An estimated 17 million people felt the 5.1 California earthquake on Friday, according to the U.S. Geological survey.
A seismologist from the organization, David Wald, said the USGS received over 16,000 reports following the quake: “About one in 1,000 are actually reporting… That’s a pretty good [data] sample. If you’re polling for political responses, that would be a huge sample,” he said.
The quake’s epicenter was considered shallow, at a depth of under five miles, and was centered around one mile south of La Habra in California. A number of powerful aftershocks were also felt by residents late into the night.
The California earthquake struck at 9:09 p.m., and was felt as far out as San Diego in the south and Ventura County in the north. Fortunately, no major injuries were reported, although the quake left a trail of broken glass, gas leaks, water main breaks and rock slides in its wake.

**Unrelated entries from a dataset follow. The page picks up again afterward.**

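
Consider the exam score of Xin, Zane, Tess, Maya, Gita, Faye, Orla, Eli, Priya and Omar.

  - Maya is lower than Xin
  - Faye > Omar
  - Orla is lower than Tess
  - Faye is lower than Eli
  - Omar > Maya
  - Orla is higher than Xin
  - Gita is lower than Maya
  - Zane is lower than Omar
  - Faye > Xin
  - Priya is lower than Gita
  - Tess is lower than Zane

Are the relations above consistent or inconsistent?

consistent

Every relation is compatible with Priya < Gita < Maya < Xin < Orla < Tess < Zane < Omar < Faye < Eli; the set is consistent.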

The USGS said that around 25 aftershocks ensued after the main earthquake, ranging in magnitudes of 2 to 3.6. Public safety crews were inspecting bridges, rail tracks and other infrastructure systems for signs of damage.
A caller to KNX-AM radio spoke about the damage he saw from the earthquake: “A lot of the glass in the place shook like crazy. It started like a roll and then it started shaking like crazy. Everybody ran outside, hugging each other in the streets.”
At the time of the earthquake, Hall of Fame announcer Vin Scully was on air commentating on the Angels-Dodgers exhibition game at the Dodger’s stadium. He said, during the sixth inning: “A little tremor here in the ballpark. I’m not sure if the folks felt it, but we certainly felt it here in press box row,” Scully said. “A tremor and only that, thank goodness.”
A resident of La Mirada, Tom Connolly, said the earthquake lasted for about 30 seconds: “We felt a really good jolt. It was a long rumble and it just didn’t feel like it would end. Right in the beginning it shook really hard, so it was a little unnerving. People got quiet and started bracing themselves by holding on to each other. It was a little scary.”
It is fortunate that no deaths or major injuries were reported as a result of the latest California earthquake, as authorities carefully monitor the state.